Packers cornerback Eric Stokes, who played alongside Walker and Wyatt at Georgia, says he notices how Walker has become more talkative and is acting similar to the way he was in college.

Walker also has started meditating. It’s something he learned from Alexander, who has meditated regularly since his college years.

“It’s kind of hard, to be honest with you,” Walker said. “But I’m just trying to stick with it. It’ll become easier the more I do it.”

Walker wants to make sure he’s able to keep his emotions in check when games get heated. He understands opposing teams will try to goad him into losing his cool again.

“I know most teams will label me a hothead, so I kind of am already preparing for what’s going to happen and things like that,” Walker said.

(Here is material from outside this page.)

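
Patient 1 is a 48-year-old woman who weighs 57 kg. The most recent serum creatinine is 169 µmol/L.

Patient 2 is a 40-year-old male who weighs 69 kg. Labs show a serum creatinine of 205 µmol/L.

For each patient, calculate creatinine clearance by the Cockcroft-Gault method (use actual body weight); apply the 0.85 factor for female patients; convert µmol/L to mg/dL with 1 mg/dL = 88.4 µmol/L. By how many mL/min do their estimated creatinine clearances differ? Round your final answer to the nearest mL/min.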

Wyatt simply hasn’t played enough to earn any kind of label yet.

He played in only 21.7% of the Packers’ defensive snaps last season. Ninety of his 224 snaps came in the final three games.

He’s expected to have a much bigger role this season for a defensive line that lost much of its depth when Jarran Reed signed with the Seattle Seahawks and Dean Lowry left for the Minnesota Vikings.

“I’m definitely ready,” Wyatt said. “I’ve been working my (rear) off this whole offseason and I’m definitely prepared for this next season coming up.”

Wyatt’s teammates notice the difference.

“He’s way better than last year,” defensive tackle TJ Slaton said. “He’s way ahead of a year ago. I feel like his hands are better, his get off is way faster and I feel like the game has really slowed down for him.”

Stokes can identify with both Wyatt and Walker. He knows them both from their college years. He also was a first-round pick.

He believes his two former Georgia teammates are ready to make a big jump.

“They’re just way more comfortable with everything,” Stokes said. “Especially (Wyatt), toward the end of the season, you could see how comfortable he got. He hit his own little stride. And now Quay’s speaking up and being more talkative like how he used to be. You can see a big improvement for those two.”